I don't find any problem with the article per se, though I suspect some people are reading too much into it. The gist of the article is the vast majority of social scientists are to say the least, liberal. The social scientist of the title says:
“Anywhere in the world that social psychologists see women or minorities underrepresented by a factor of two or three, our minds jump to discrimination as the explanation,” said Dr. Haidt, who called himself a longtime liberal turned centrist. “But when we find out that conservatives are underrepresented among us by a factor of more than 100, suddenly everyone finds it quite easy to generate alternate explanations.”IMHO, sometimes an organization does exercise bias towards a group of people, and sometimes there are alternative explanations.
The article points out that
Larry Summers, then president of Harvard, was ostracized in 2005 for wondering publicly whether the preponderance of male professors in some top math and science departments might be due partly to the larger variance in I.Q. scores among men (meaning there are more men at the very high and very low ends).

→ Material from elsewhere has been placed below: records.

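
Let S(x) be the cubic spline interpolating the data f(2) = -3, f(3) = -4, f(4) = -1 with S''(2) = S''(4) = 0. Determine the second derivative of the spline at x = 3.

With M_i denoting the second derivative at x_i, h_i = 1, 1, and Δ_i = (y_(i+1) − y_i)/h_i = -1, 3:
  1·M_0 + 4·M_1 + 1·M_2 = 6(Δ_1 - Δ_0) = 24
Natural end conditions: M_0 = M_2 = 0.
Solving the tridiagonal system: M_0 = 0, M_1 = 6, M_2 = 0.

6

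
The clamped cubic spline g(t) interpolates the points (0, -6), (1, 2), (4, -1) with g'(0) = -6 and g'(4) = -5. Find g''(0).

With M_i denoting the second derivative at x_i, h_i = 1, 3, and Δ_i = (y_(i+1) − y_i)/h_i = 8, -1:
  1·M_0 + 8·M_1 + 3·M_2 = 6(Δ_1 - Δ_0) = -54
Clamped end conditions give two more equations: 2h_0·M_0 + h_0·M_1 = 6(Δ_0 - g'(0)) = 84 and h_1·M_1 + 2h_1·M_2 = 6(g'(4) - Δ_1) = -24.
Hence M_0 = 49, M_1 = -14, M_2 = 3.

49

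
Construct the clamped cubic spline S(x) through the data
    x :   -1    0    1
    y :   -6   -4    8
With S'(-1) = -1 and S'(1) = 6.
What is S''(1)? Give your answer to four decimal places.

Write M_i for S''(x_i). With h_i = 1, 1 and divided differences Δ_i = 2, 12, the continuity of S' gives the tridiagonal system
  1·M_0 + 4·M_1 + 1·M_2 = 6(Δ_1 - Δ_0) = 60
Clamped end conditions give two more equations: 2h_0·M_0 + h_0·M_1 = 6(Δ_0 - S'(-1)) = 18 and h_1·M_1 + 2h_1·M_2 = 6(S'(1) - Δ_1) = -36.
Solving: M_0 = -5/2, M_1 = 23, M_2 = -59/2.

-29.5000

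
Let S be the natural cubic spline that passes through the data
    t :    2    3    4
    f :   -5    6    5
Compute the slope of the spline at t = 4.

Put σ_i = S'' at the i-th knot. Here h = (1, 1) and Δ = (11, -1), so the interior equations h_(i-1)·σ_(i-1) + 2(h_(i-1)+h_i)·σ_i + h_i·σ_(i+1) = 6(Δ_i − Δ_(i-1)) read
  1·σ_0 + 4·σ_1 + 1·σ_2 = 6(Δ_1 - Δ_0) = -72
Natural end conditions: σ_0 = σ_2 = 0.
Hence σ_0 = 0, σ_1 = -18, σ_2 = 0.
On [3, 4], S'(t) = b_1 + 2c_1·(t - 3) + 3d_1·(t - 3)² with b_1 = Δ_1 - h_1(2σ_1 + σ_2)/6 = 5, c_1 = σ_1/2 = -9, d_1 = (σ_2 - σ_1)/(6h_1) = 3. So S'(4) = -4.

-4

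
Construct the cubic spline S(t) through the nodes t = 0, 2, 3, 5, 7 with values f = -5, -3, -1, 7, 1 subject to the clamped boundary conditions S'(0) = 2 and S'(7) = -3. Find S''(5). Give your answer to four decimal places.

Put σ_i = S'' at the i-th knot. Here h = (2, 1, 2, 2) and Δ = (1, 2, 4, -3), so the interior equations h_(i-1)·σ_(i-1) + 2(h_(i-1)+h_i)·σ_i + h_i·σ_(i+1) = 6(Δ_i − Δ_(i-1)) read
  2·σ_0 + 6·σ_1 + 1·σ_2 = 6(Δ_1 - Δ_0) = 6
  1·σ_1 + 6·σ_2 + 2·σ_3 = 6(Δ_2 - Δ_1) = 12
  2·σ_2 + 8·σ_3 + 2·σ_4 = 6(Δ_3 - Δ_2) = -42
Clamped end conditions give two more equations: 2h_0·σ_0 + h_0·σ_1 = 6(Δ_0 - S'(0)) = -6 and h_3·σ_3 + 2h_3·σ_4 = 6(S'(7) - Δ_3) = 0.
Solving: σ_0 = -241/122, σ_1 = 58/61, σ_2 = 259/61, σ_3 = -440/61, σ_4 = 220/61.

-7.2131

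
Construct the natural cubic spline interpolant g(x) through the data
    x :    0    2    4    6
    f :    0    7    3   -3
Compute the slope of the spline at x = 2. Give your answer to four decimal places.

0.7000

With M_i denoting the second derivative at x_i, h_i = 2, 2, 2, and Δ_i = (y_(i+1) − y_i)/h_i = 7/2, -2, -3:
  2·M_0 + 8·M_1 + 2·M_2 = 6(Δ_1 - Δ_0) = -33
  2·M_1 + 8·M_2 + 2·M_3 = 6(Δ_2 - Δ_1) = -6
Natural end conditions: M_0 = M_3 = 0.
Forward elimination and back-substitution give M_0 = 0, M_1 = -21/5, M_2 = 3/10, M_3 = 0.
On [2, 4], g'(x) = b_1 + 2c_1·(x - 2) + 3d_1·(x - 2)² with b_1 = Δ_1 - h_1(2M_1 + M_2)/6 = 7/10, c_1 = M_1/2 = -21/10, d_1 = (M_2 - M_1)/(6h_1) = 3/8. So g'(2) = 7/10.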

The outrage ultimately led to his resignation.Possibly a huge overreaction (there could be important facts in the case I don't know), Anyway, I suppose the Obama administration is to be commended for taking him on as director of the National Economic Council? Summers is about to return to his Harvard professorship (no longer as president) because if he stayed away any longer he would lose his tenure.
Why would social scientists be liberal? What is the point of being a social scientist unless it has some potential application. What would such applications look like? Maybe tending in the direction of "social engineering"? Anyway, the discipline seems to be largely about understanding, and dare I say, the diversity of human culture. It is not about a "good vs evil" world view, which I think might put off many varieties of conservative.